Light-induced vegetative anthocyanin pigmentation in Petunia

Abstract

The Lc petunia system, which displays enhanced, light-induced vegetative pigmentation, was used to investigate how high light affects anthocyanin biosynthesis, and to assess the effects of anthocyanin pigmentation upon photosynthesis. Lc petunia plants displayed intense purple anthocyanin pigmentation throughout the leaves and stems when grown under high-light conditions, yet remain acyanic when grown under shade conditions. The coloured phenotypes matched with an accumulation of anthocyanins and flavonols, as well as the activation of the early and late flavonoid biosynthetic genes required for flavonol and anthocyanin production. Pigmentation in Lc petunia only occurred under conditions which normally induce a modest amount of anthocyanin to accumulate in wild-type Mitchell petunia [Petunia axillaris x (Petunia axillaris x Petunia hybrida cv. 'Rose of Heaven')]. Anthocyanin pigmentation in Lc petunia leaves appears to screen underlying photosynthetic tissues, increasing light saturation and light compensation points, without reducing the maximal photosynthetic assimilation rate (A(max)).

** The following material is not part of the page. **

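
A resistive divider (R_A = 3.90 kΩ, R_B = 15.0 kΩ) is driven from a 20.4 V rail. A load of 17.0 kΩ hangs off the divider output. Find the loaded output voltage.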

In the Lc petunia system, where the bHLH factor Leaf colour is constitutively expressed, expression of the bHLH (Lc) and WD40 (An11) components of the anthocyanin regulatory system were not limited, suggesting that the high-light-induced anthocyanin pigmentation is regulated by endogenous MYB transcription factors.

Fig. 1.

A stylized diagram of the flavonoid biosynthetic pathway. CHS is the first committed step towards flavonoid production, leading to the production of the major flavonoids, flavonols, and anthocyanins. Abbreviations: PAL, phenylalanine ammonia lyase; CHS, chalcone synthase; CHI, chalcone isomerase; F3H, flavanone 3-hydroxylase; FLS, flavonol synthase; DFR, dihydroflavonol 4-reductase; ANS, anthocyanidin synthase; GT, glycosyltransferases.

Fig. 2.

Wild-type Mitchell and Lc petunia grown under shade and high-light treatments, showing vegetative pigmentation phenotypes. (A, C) Mitchell and Lc petunia grown under shade conditions (50–350 μmol m⁻² s⁻¹). (B, D) Mitchell and Lc petunia grown under high-light conditions (750 μmol m⁻² s⁻¹). The individual plants shown are representative of the five plants grown per treatment.

Fig. 3.

HPLC chromatograms for leaf extracts from Mitchell and Lc petunia grown under high light. The absorbance was monitored at 530 nm to detect anthocyanins. The major anthocyanin peaks are indicated. The major anthocyanin peaks are petunidin-3-rutinoside-5-glucoside acylated with p-coumaric acid (A1), caffeic acid (A2), or 4-O-glucosyl-p-coumaric acid (A3).

Fig. 4.

HPLC chromatograms for leaf extracts from Mitchell and Lc petunia grown under high light. Absorbance was monitored at 350 nm. The major flavonoids, the flavonols, and a non-flavonoid compound, rosmarinic acid, are indicated. F1, quercetin-3-O-(caffeoyl diglucoside); F2, quercetin-3-O-(2-O-caffeoyl 6-O-malonyl diglucoside); F3, kaempferol 3-O-(feruloyl diglucoside).

Fig. 5.

Northern blot analysis of flavonoid structural gene expression in Mitchell (MP) and Lc petunia plants under (A) shade or (B) high-light treatments. Each lane represents a different individual plant within each treatment. 25/26S rRNA is shown as a loading control.

Fig. 6.

Transcript abundance for anthocyanin regulation components. (A) Northern blot showing Leaf colour transcript abundance in Lc and Mitchell petunia (MP) grown under shade or high-light treatments. 25/26S rRNA is shown as a loading control. (B) Semi-quantitative RT-PCR of An11 transcripts in shade and high-light-grown Mitchell and Lc petunia leaves. Actin was amplified as a cDNA loading control. PCR cycles are indicated.

Fig. 7.

Light complementation experiments, utilizing Agrobacterium-mediated transformation of Mitchell (MP) and Lc petunia leaves. (A, B) MP and Lc leaf explants, respectively, transformed with CaMV35S:Rosea1. Inset images in (A) and (B) show higher magnification of cells at the cut surface of the leaves. MP and Lc leaf explants transformed with CaMV35S:GFP, viewed under white light (C, D) and blue light (E, F), respectively.